Unlike cattle, however, magnetization affects some of the highly refined senses of the cat, such as its inner ear mechanisms that allow it to always land on its feet, the high sensitivity of its whiskers, and ESP. Usually cats are able to keep themselves from becoming too magnetized by brushing against things as they walk by, which creates a static current in their fur that will naturally tend to degauss them. Petting your cat also helps it to keep down magnetic build-up. However, once magnetism has built up too much, cats will try more drastic measures, such as taking advantage of the photoelectric effect to degauss by sitting in the sun or lying on top of devices which emit small amounts of radiation, such as laptop computers.
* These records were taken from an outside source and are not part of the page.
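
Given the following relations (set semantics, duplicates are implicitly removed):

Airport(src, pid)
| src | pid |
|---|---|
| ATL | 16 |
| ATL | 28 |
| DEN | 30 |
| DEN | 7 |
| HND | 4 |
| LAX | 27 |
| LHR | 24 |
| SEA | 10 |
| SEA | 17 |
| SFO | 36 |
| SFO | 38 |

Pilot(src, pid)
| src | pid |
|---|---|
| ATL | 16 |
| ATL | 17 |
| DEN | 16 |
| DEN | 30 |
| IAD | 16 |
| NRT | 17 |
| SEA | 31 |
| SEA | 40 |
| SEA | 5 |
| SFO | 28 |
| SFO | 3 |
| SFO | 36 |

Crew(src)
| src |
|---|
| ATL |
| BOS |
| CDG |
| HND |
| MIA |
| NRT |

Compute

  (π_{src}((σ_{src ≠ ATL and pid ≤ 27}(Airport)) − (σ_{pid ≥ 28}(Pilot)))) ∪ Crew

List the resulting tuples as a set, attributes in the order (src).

{ATL, BOS, CDG, DEN, HND, LAX, LHR, MIA, NRT, SEA}

Selection src ≠ ATL and pid ≤ 27: {(DEN, 7), (HND, 4), (LAX, 27), (LHR, 24), (SEA, 10), (SEA, 17)}
Selection pid ≥ 28: {(DEN, 30), (SEA, 31), (SEA, 40), (SFO, 28), (SFO, 36)}
Taking the difference: {(DEN, 7), (HND, 4), (LAX, 27), (LHR, 24), (SEA, 10), (SEA, 17)}
Projecting to src (1 duplicate(s) eliminated): {DEN, HND, LAX, LHR, SEA}
Taking the union: {ATL, BOS, CDG, DEN, HND, LAX, LHR, MIA, NRT, SEA}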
If your cat has most of the aforementioned symptoms of magnetic build up, or any of the following, it is time to manually degauss your cat:

  • Cat is startled by you when you walk into the room. (Indicates severe ESP interference, most probably by magnetic build up. )
  • Your cat randomly and for no apparent reason bolts around the room at full speed and then sits still again. (This is caused by changes in the magnetic field in the room which suddenly puts the cat out of alignment, causing them to run around until they find a more magnetically stable place.)
  • Your cat demonstrates a craving for broccoli. (Broccoli is rich in iron, which affects the magnetic field in a way that helps neutralize the effects on the cat.)
  • Coriolis Effect in the Earth's HemispheresYour cat is fascinated with your toilet or has figured out to flush it, which it does over and over. (This happens because the cat’s natural magnetic sense of which hemisphere it is in gets thrown out of whack, and thus the water may seem to the cat to be swirling in “the wrong direction” [as determined by the Coriolis effect] for the hemisphere it is in.)

Fortunately, there are reliable ways to degauss your cat, if you’re willing to put in the effort. Hoskins, in the same Air & Space article linked to above, outlines the steps:

First: Take the cat outside and coil a lightweight copper or aluminum wire loosely around it, beginning at whichever end the cat prefers, or allows. The coil may be either right-handed or left-handed, but be sure to note the direction of the coil and whether the cat is left-pawed or right-pawed, so the outcome may be correlated later.

Second: Wrap either end of the wire around a long nail and drive the nail into the ground. Note which end of the wire is used.

Third: After a suitable period of time, remove the wire from around the cat, or remove the cat from within the wire. Cats generally choose the suitable time period, and will pretty much take it from there.

Finally: Check to see if the cat’s direction is more random when lying down. If so, then the procedure has been successful. If the cat still appears to be polarized and unduly oriented within the magnetic fields, then a repeat of the procedure is recommended.